Reviews

January 18, 2016
 

SHOWBUZZDAILY Series Premiere Review: “Mercy Street”

 

MERCY STREET:  Sunday 10PM on (many) PBS stations – Potential DVR Alert

PBS isn’t accustomed to acting like a conventional “network,” and so it took the service until the very last episodes of Downton Abbey to do what any normal network would have done years ago:  use Downton as a platform to launch a new original dramatic series.  (Note:  because PBS operates as a collection of local stations rather than through a centralized programming authority, its shows may air on various days and slots during the week.)  The series that finally emerged is MERCY STREET, a solid enough historical effort that plays as a more genteel version of The Knick.

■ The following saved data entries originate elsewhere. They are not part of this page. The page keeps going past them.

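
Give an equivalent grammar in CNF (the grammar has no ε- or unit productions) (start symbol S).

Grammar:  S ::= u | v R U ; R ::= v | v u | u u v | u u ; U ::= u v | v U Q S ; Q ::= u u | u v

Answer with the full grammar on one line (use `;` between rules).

S ::= u | X1 Y1; R ::= v | X1 X2 | X2 Y2 | X2 X2; U ::= X2 X1 | X1 Y3; Q ::= X2 X2 | X2 X1; X1 ::= v; X2 ::= u; Y1 ::= R U; Y2 ::= X2 X1; Y3 ::= U Y4; Y4 ::= Q S

Introduce a nonterminal for each terminal appearing in a rule of length ≥ 2: X1 → v, X2 → u.
Binarize each right-hand side of length ≥ 3 by chaining fresh nonterminals (Y1, Y2, …): affected rules were S → X1 R U; R → X2 X2 X1; U → X1 U Q S.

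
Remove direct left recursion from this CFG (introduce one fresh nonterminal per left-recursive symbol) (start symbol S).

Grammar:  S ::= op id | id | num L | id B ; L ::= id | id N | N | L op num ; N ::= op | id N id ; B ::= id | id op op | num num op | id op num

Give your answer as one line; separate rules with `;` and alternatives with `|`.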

Set at a military hospital in mid-Civil War 1862 Alexandria, Virginia, Mercy Street‘s narrative is efficiently assembled by pilot writer and series co-creator (with Linda Q. Wolfinger, who shares credit for the story) David Zabel, last heard from when both his series Betrayal and Lucky 7 flopped last season on ABC.  Because Alexandria was on the border of the war, its hospital was inhabited by both Union and Confederate patients, as well as both free and slave African-Americans, allowing plenty of scope for its characters and story.  The pilot, in time-honored fashion, follows the first day of a newcomer to the Mansion House hospital, Mary Phinney (Mary Elizabeth Winstead), who has a somewhat colorful backstory as the widow of a German Baron who’s come late to nursing.  She’s introduced to Dr. Hale (Norbert Leo Butz), whose specialty is amputations, the more idealistic Dr. Foster (Josh Radnor), and hospital head Dr. Summers (Peter Gerety), who wants no part of her.  There’s also the haughty Nurse Hastings (Tara Summers), who worked with Florence Nightingale in the Crimea and won’t let anyone forget it.

The hospital was taken over by the Union Army from its previous tenure as a hotel owned by the Confederate Green family, and since they live just a street away, we also make their acquaintance:  father James (Gary Cole), mother Jane (Donna Murphy), younger daughter Alice (AnnaSophia Robb) and especially older sister Emma (Hannah James), who comes to the hospital to give comfort to the Rebel patients and who, despite some initial hostility from Mary, will probably return.  Also figuring to be important is Samuel Diggs (McKinley Belcher III), a free black man raised in a doctor’s household who’s the Civil War version of The Knick‘s Dr. Edwards.

The first hour of Mercy Street mostly occupies itself with introducing the characters and setting.  For anyone who watches The Knick, the tropes about the brutal state of medicine in those times will seem familiar, as will the emphasis on the horribly misguided mistakes physicians made with the best intentions (morphine is pronounced a wonder drug with no side effects in 1862, just as heroin was in The Knick‘s 1901).  Zabel doesn’t shy away from cliches, like the 15-year old soldier who’s not quite through dictating his heartfelt farewell letter to his family when he succumbs to his injuries.  Mercy Street is more interesting when it delves into issues more specific to its setting, like the early comprehension of what we now call PTSD, or the tensions that arise when soldiers on both sides of a war are competing for scarce resources.

The series is handsomely produced, although the initial hour is mostly set in the interiors of the hospital and the Green home.  Where it really shows its class is with its remarkably fine cast.  Winstead has long been a leading lady in search of a role worthy of her talents, so far best seen in indies like Smashed, and this has the potential to be a breakout role for her.  The short 6-episode order also evidently allowed busy actors like Butz (from Bloodline), Luke MacFarlane (from Syfy’s Killjoys), Cameron Monaghan (from Shameless) and Cole (from seemingly everything on television) to take roles, along with experienced performers like Gerety, Radnor and Murphy.

It’s doubtful that the PBS audience could handle the undiluted content of The Knick, and Mercy Street (which so far keeps its amputations off-camera) seems like a worthy compromise between that sensibility and the unbroken civility of Downton Abbey.  This is the one chance PBS has to capitalize on its biggest hit, and while the result isn’t a reinvention of public broadcasting, it promises to provide an engrossing weekly hour.

 

 



About the Author

Mitch Salem
MITCH SALEM has worked on the business side of the entertainment industry for 20 years, as a senior business affairs executive and attorney for such companies as NBC, ABC, USA, Syfy, Bravo, and BermanBraun Productions, and before that, at the NY law firm of Weil, Gotshal & Manges. During all that, he has more or less constantly been going to the movies and watching TV, and writing about both since the 1980s. His film reviews also currently appear on screened.com and the-burg.com. In addition, he is co-writer of an episode of the television series "Felicity."